L’Etrange Créature du lac noir (Creature from the Black Lagoon, 1954) ressort cette semaine sur les écrans, en 3D numérique, grâce à l’heureuse initiative du distributeur Carlotta.
Tandis que la 3D envahit aujourd’hui les écrans de cinéma (et de télévision), il y eut un premier âge d’or de la 3D (on disait alors « le relief ») dans les années 50, à Hollywood, en même temps que la généralisation de l’usage de la couleur et de l’arrivée du format Cinémascope, afin de combattre la concurrence déloyale de la télévision qui s’installait dans les foyers américains. Finalement c’est le Cinémascope qui s’était imposé plutôt que le relief, car plus pratique à exploiter commercialement, moins compliqué et couteux à produire et finalement plus spectaculaire. Il faudra attendre Robert Zemeckis et James Cameron pour que la 3D, bénéficiant de l’avancée technologique, fasse un retour fracassant (définitif ou provisoire).
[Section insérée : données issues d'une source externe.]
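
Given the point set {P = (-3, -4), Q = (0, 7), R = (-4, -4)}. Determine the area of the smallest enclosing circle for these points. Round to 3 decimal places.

107.600

Side lengths²: PQ² = 130, PR² = 1, QR² = 137.
Since QR² = 137 ≥ 130 + 1 = 131, the angle opposite QR is not acute, so the smallest enclosing circle has QR as diameter.
Centre = midpoint of QR = (-2, 1.5), r² = 137/4 = 34.25.
Area = π·r² = π·34.25 ≈ 107.600.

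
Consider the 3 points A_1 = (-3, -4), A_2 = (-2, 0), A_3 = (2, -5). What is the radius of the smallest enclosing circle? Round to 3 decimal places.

3.205

Side lengths²: A_1A_2² = 17, A_1A_3² = 26, A_2A_3² = 41.
Since A_2A_3² = 41 < 26 + 17 = 43, the triangle is acute, so the smallest enclosing circle is the circumcircle.
Circumcentre = (-5/42, -109/42), r² = 9061/882.
r = √(9061/882) ≈ 3.205.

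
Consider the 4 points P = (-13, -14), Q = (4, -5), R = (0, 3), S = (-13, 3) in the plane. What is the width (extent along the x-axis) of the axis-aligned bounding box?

max x = 4, min x = -13, so width = 17.

17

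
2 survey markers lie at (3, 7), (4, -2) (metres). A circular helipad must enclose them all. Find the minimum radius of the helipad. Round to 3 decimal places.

4.528

The smallest circle enclosing two points has them as diameter endpoints.
Centre = midpoint = (3.5, 2.5); r² = |(3, 7)−(4, -2)|²/4 = 82/4 = 20.5.
r = √(20.5) ≈ 4.528.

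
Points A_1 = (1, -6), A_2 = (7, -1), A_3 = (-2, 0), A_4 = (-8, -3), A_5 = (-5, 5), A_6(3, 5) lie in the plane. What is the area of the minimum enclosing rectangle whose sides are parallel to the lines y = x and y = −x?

In coordinates u = x + y, v = x − y the rectangle is axis-aligned; the map (x,y)→(u,v) scales areas by 2.
u-values: -5, 6, -2, -11, 0, 8; range = 8 − (-11) = 19.
v-values: 7, 8, -2, -5, -10, -2; range = 8 − (-10) = 18.
Area = (19 × 18) / 2 = 171.

171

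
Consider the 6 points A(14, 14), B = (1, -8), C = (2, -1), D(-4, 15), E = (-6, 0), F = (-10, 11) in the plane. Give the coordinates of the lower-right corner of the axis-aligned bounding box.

(14, -8)

x-range [-10, 14], y-range [-8, 15].
The lower-right corner is (14, -8).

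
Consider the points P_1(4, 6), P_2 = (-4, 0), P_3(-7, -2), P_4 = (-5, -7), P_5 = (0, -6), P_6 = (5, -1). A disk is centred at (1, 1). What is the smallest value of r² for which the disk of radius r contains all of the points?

100

The required radius is the distance from (1, 1) to the farthest point.
Squared distances: 34, 26, 73, 100, 50, 20.
Maximum is 100, attained at P_4.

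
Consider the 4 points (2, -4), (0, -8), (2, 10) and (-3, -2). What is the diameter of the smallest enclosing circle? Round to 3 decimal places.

18.111

A smallest enclosing disk is always determined by at most three of the input points on its boundary.
The farthest pair is (0, -8)–(2, 10) with squared distance 328. The circle on this segment as diameter has centre (1, 1) and r² = 328/4 = 82.
Check (2, -4): distance² to centre = 26 ≤ 82, so it lies inside.
All remaining points lie in this disk, and no smaller disk contains both endpoints, so this is the minimum enclosing circle.
Diameter = 2r = 2√82 ≈ 18.111.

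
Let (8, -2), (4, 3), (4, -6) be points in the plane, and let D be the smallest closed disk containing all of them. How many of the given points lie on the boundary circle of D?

2

Call the three points A, B, C in the order given.
Side lengths²: AB² = 41, AC² = 32, BC² = 81.
Since BC² = 81 ≥ 41 + 32 = 73, the angle opposite BC is not acute, so the smallest enclosing circle has BC as diameter.
Centre = midpoint of BC = (4, -1.5), r² = 81/4 = 20.25.
The points at distance exactly r from the centre are (4, 3), (4, -6) — 2 points.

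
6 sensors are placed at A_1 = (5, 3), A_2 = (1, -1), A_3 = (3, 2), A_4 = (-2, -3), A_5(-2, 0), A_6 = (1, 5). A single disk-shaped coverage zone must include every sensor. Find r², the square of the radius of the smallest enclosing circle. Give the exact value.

31025/1444

The minimum enclosing circle of a finite set is fixed by two of the points (as a diameter) or three (as a circumcircle).
The minimum enclosing circle is determined by three boundary points: A_1, A_4, A_6.
Their circumcentre is (45/38, 7/19) with r² = 31025/1444.
The farthest remaining point A_5 is at distance² 14837/1444 ≤ 31025/1444.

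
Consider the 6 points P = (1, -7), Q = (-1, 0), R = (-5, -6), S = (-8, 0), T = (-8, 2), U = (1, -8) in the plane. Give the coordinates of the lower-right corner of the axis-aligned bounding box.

x-range [-8, 1], y-range [-8, 2].
The lower-right corner is (1, -8).

(1, -8)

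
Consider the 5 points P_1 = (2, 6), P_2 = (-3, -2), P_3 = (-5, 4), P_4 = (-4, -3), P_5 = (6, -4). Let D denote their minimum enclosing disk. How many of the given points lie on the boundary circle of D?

2

A smallest enclosing disk is always determined by at most three of the input points on its boundary.
The farthest pair is P_3–P_5 with squared distance 185. The circle on this segment as diameter has centre (0.5, 0) and r² = 185/4 = 46.25.
Check P_1: distance² to centre = 38.25 ≤ 46.25, so it lies inside.
All remaining points lie in this disk, and no smaller disk contains both endpoints, so this is the minimum enclosing circle.
The points at distance exactly r from the centre are P_3, P_5 — 2 points.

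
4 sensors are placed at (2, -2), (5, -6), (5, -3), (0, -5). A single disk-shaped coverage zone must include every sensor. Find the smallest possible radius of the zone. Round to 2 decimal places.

The minimum enclosing circle of a finite set is fixed by two of the points (as a diameter) or three (as a circumcircle).
The minimum enclosing circle is determined by three boundary points: (5, -6), (5, -3), (0, -5).
Their circumcentre is (2.7, -4.5) with r² = 7.54.
The farthest remaining point (2, -2) is at distance² 6.74 ≤ 7.54.
r = √(7.54) ≈ 2.75.

2.75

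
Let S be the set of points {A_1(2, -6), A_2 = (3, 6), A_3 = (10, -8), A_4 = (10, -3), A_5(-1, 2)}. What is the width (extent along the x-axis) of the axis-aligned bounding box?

11

max x = 10, min x = -1, so width = 11.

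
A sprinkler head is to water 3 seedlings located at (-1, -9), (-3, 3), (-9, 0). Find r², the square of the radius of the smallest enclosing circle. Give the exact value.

Call the three points A, B, C in the order given.
Side lengths²: AB² = 148, AC² = 145, BC² = 45.
Since AB² = 148 < 145 + 45 = 190, the triangle is acute, so the smallest enclosing circle is the circumcircle.
Circumcentre = (-47/13, -85/26), r² = 26825/676.

26825/676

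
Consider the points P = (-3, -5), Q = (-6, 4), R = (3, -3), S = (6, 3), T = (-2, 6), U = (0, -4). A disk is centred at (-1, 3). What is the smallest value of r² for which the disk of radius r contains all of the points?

The required radius is the distance from (-1, 3) to the farthest point.
Squared distances: 68, 26, 52, 49, 10, 50.
Maximum is 68, attained at P.

68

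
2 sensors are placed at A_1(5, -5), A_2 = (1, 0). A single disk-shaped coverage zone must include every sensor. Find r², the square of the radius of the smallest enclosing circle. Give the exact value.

10.25

The smallest circle enclosing two points has them as diameter endpoints.
Centre = midpoint = (3, -2.5); r² = |A_1A_2|²/4 = 41/4 = 10.25.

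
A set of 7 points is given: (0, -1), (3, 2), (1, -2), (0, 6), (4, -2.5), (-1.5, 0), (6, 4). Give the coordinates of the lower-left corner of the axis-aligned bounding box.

(-1.5, -2.5)

x-range [-1.5, 6], y-range [-2.5, 6].
The lower-left corner is (-1.5, -2.5).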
Les fleurons de l’âge d’or du relief hollywoodien concernent principalement la science-fiction et le fantastique, bien qu’il y ait eu aussi des westerns et des thrillers en relief dans les années 50, parfois signés par des grands metteurs en scène comme Raoul Walsh, Douglas Sirk et Alfred Hitchcock, mais qui furent la plupart du temps exploités en 2D en dehors du territoire américain. Les cinéphiles étaient souvent contraints de se contenter d’une version plate et frustrante. Ce fut le cas des deux incontournables films de Jack Arnold Le Météore de la nuit (le film à l’origine de la vocation de John Carpenter, classique important de la science-fiction moderne) et cette mythique Créature du la noir, toujours aussi poétique, qui inaugura il y a fort longtemps (le début des années 80) une tentative de relief à la télé française à l’initiative de « La Dernière Séance de Gérard Jourd’hui » et Eddy Mitchell.
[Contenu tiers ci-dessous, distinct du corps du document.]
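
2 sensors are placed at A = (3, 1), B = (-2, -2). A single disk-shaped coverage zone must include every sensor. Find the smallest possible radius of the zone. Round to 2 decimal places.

2.92

The smallest circle enclosing two points has them as diameter endpoints.
Centre = midpoint = (0.5, -0.5); r² = |AB|²/4 = 34/4 = 8.5.
r = √(8.5) ≈ 2.92.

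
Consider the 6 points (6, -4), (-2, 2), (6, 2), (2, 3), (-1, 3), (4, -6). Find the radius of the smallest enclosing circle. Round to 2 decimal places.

The minimum enclosing circle is determined by three boundary points: (6, 2), (-1, 3), (4, -6).
Their circumcentre is (57/29, -36/29) with r² = 22525/841.
The farthest remaining point (-2, 2) is at distance² 22061/841 ≤ 22525/841.
r = √(22525/841) ≈ 5.18.

5.18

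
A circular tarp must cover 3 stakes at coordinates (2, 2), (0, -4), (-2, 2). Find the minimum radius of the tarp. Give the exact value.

10/3

Call the three points A, B, C in the order given.
Side lengths²: AB² = 40, AC² = 16, BC² = 40.
Since BC² = 40 < 40 + 16 = 56, the triangle is acute, so the smallest enclosing circle is the circumcircle.
Circumcentre = (0, -2/3), r² = 100/9.
r = √(100/9) = 10/3.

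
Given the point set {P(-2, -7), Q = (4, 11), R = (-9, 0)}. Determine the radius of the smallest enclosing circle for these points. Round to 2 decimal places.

9.52

Side lengths²: PQ² = 360, PR² = 98, QR² = 290.
Since PQ² = 360 < 290 + 98 = 388, the triangle is acute, so the smallest enclosing circle is the circumcircle.
Circumcentre = (0.25, 2.25), r² = 90.625.
r = √(90.625) ≈ 9.52.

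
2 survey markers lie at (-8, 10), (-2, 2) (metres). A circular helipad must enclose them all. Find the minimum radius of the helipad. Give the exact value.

The smallest circle enclosing two points has them as diameter endpoints.
Centre = midpoint = (-5, 6); r² = |(-8, 10)−(-2, 2)|²/4 = 100/4 = 25.
r = √25 = 5.

5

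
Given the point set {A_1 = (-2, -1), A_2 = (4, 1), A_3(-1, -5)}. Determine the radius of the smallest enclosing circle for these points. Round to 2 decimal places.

Side lengths²: A_1A_2² = 40, A_1A_3² = 17, A_2A_3² = 61.
Since A_2A_3² = 61 ≥ 40 + 17 = 57, the angle opposite A_2A_3 is not acute, so the smallest enclosing circle has A_2A_3 as diameter.
Centre = midpoint of A_2A_3 = (1.5, -2), r² = 61/4 = 15.25.
r = √(15.25) ≈ 3.91.

3.91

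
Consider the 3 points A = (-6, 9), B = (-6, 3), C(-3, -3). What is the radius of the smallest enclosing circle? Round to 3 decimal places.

6.185

Side lengths²: AB² = 36, AC² = 153, BC² = 45.
Since AC² = 153 ≥ 45 + 36 = 81, the angle opposite AC is not acute, so the smallest enclosing circle has AC as diameter.
Centre = midpoint of AC = (-4.5, 3), r² = 153/4 = 38.25.
r = √(38.25) ≈ 6.185.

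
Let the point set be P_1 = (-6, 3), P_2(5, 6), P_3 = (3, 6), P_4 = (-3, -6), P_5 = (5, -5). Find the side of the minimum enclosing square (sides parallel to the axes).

12

The bounding box has width 11 and height 12.
An axis-aligned square enclosing the set must have side ≥ max(width, height).
So the minimum side is max(11, 12) = 12.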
L’étrange créature du titre, connue sous son nom anglo-saxon de « Gillman », est une sorte d’homme poisson, chaînon manquant entre la faune sous-marine et terrestre, anomalie préhistorique vivant dans un lac amazonien selon une vieille légende et dont une expédition d’ichtyologistes va tenter de percer le mystère. Le « Gillman » , créé par l’équipe du célèbre chef maquilleur Bud Westmore, est sans doute l’un des plus beaux monstres de la Universal (un studio spécialiste en la matière, producteur des nombreux films de Dracula, Frankenstein, loup-garou, momie, etc.) et de l’histoire du cinéma, et comme King Kong c’est un monstre amoureux qui n’est pas insensible aux charmes d’une jeune scientifique, avec une séquence mémorable de ballet aquatique où la créature suit sous l’eau la baignade de la belle, avant d’essayer de l’enlever. La poésie du film, hormis son pittoresque héros amphibie, provient de la captation de la jungle et de sa faune, mélange de stock shots et de reconstitution en studio. Malgré ces artifices, le film procure une surprenante sensation documentaire, validée par les débuts de Jack Arnold comme assistant de Robert Flaherty sur Louisiana Story, beau film fameux pour ses plans d’animaux sauvages.
On peut se féliciter que ce film, contrairement à presque tous les autres classiques du cinéma fantastique, n’a jamais fait l’objet d’un remake, même si le projet a longtemps été évoqué. En revanche le succès du film entraîna deux suites immédiates produite par Universal-International : La Revanche de la créature de Jack Arnold en 1955 et La créature est parmi nous de John F. Sherwood, forcément moins bonnes mais toujours sympathiques. Parmi les avatars dégénérés du « Gillman », on compte les hommes poissons en carton de Sergio Martino (la série B italienne Le Continent des hommes poissons en 1979) et les mutants aquatiques baveux et violeurs des Monstres de la mer (Humanoids from the Deep, 1980) de Barbara Peeters, une production Roger Corman pour New World.
Profitons de la reprise de L’Etrange Créature du lac noir pour saluer la parution d’un ouvrage collectif sous la direction de Jean-François Rauger, coédité par la Martinière et la Cinémathèque française à l’occasion du centenaire des studios Universal : « Cent ans de cinéma », avec des textes sur la création du studios, ses principaux producteurs, ses genres de prédilection (le fantastique bien sûr, mais aussi ses séries comiques vedettes comme Abbott et Costello ou Francis le mulet qui parle).
Ce beau livre (auquel j’ai participé en écrivant un texte sur l’excentrique producteur Albert Zugsmith) accompagnera une rétrospective à la Cinémathèque française du 5 décembre au 2 mars, avec pas moins de cent films produit par Universal, tous recensés dans l’ouvrage. On y reviendra sans doute, car il y a là beaucoup de films qu’on adore et qu’on a envie de revoir.